- Stoke Lodge Location within Gloucestershire
- OS grid reference: ST609818
- Unitary authority: South Gloucestershire;
- Ceremonial county: Gloucestershire;
- Region: South West;
- Country: England
- Sovereign state: United Kingdom
- Post town: BRISTOL
- Postcode district: BS34
- Dialling code: 01454
- Police: Avon and Somerset
- Fire: Avon
- Ambulance: South Western
- UK Parliament: Filton and Bradley Stoke;

= Stoke Lodge =

Suburb of Bristol, England

Stoke Lodge is a suburb of Bristol, England, developed in the 1950s and early 1960s on farmland to the south of Patchway Common, South Gloucestershire and east of the A38 trunk road. Although the busy London to South Wales railway forms the south-western boundary of the estate, the sound of the trains is moderated by the railway tracks being within a cutting. The new town of Bradley Stoke lies immediately to the east, whilst the suburb of Little Stoke is on its southern edge.

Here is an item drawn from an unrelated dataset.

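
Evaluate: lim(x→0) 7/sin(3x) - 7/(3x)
This is an ∞-∞ indeterminate form.

Combine fractions or rationalize to convert ∞-∞ to 0/0 form:
  lim(x→0) 7/sin(3x) - 7/(3x) = 0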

Stoke Lodge housing is mostly chalet bungalows, but there is a fairly large bungalow estate in the north. Stoke Lodge takes its name from the old lodge house on Stoke Lane, an access road that runs through the estate. Part of the original walled lodge served for many years as a local dairy. There is a primary school, and adult learning centre.

An interchange on the A38 allows traffic from Cribbs Causeway, Patchway, etc. to cross the trunk road freely and gain access to the estate. There is, however, no direct road link between Stoke Lodge and Bradley Stoke. Traffic can also enter Stoke Lodge from Little Stoke via Stoke Lane or Station Road.

Although geographically separated from the more heavily populated Patchway Estate, Stoke Lodge is part of the Patchway postal district. Until recently Stoke Lodge was also part of Patchway town. However, on 1 April 2015 the area became part of the new parish of Stoke Lodge and The Common (originally known as Patchway Common).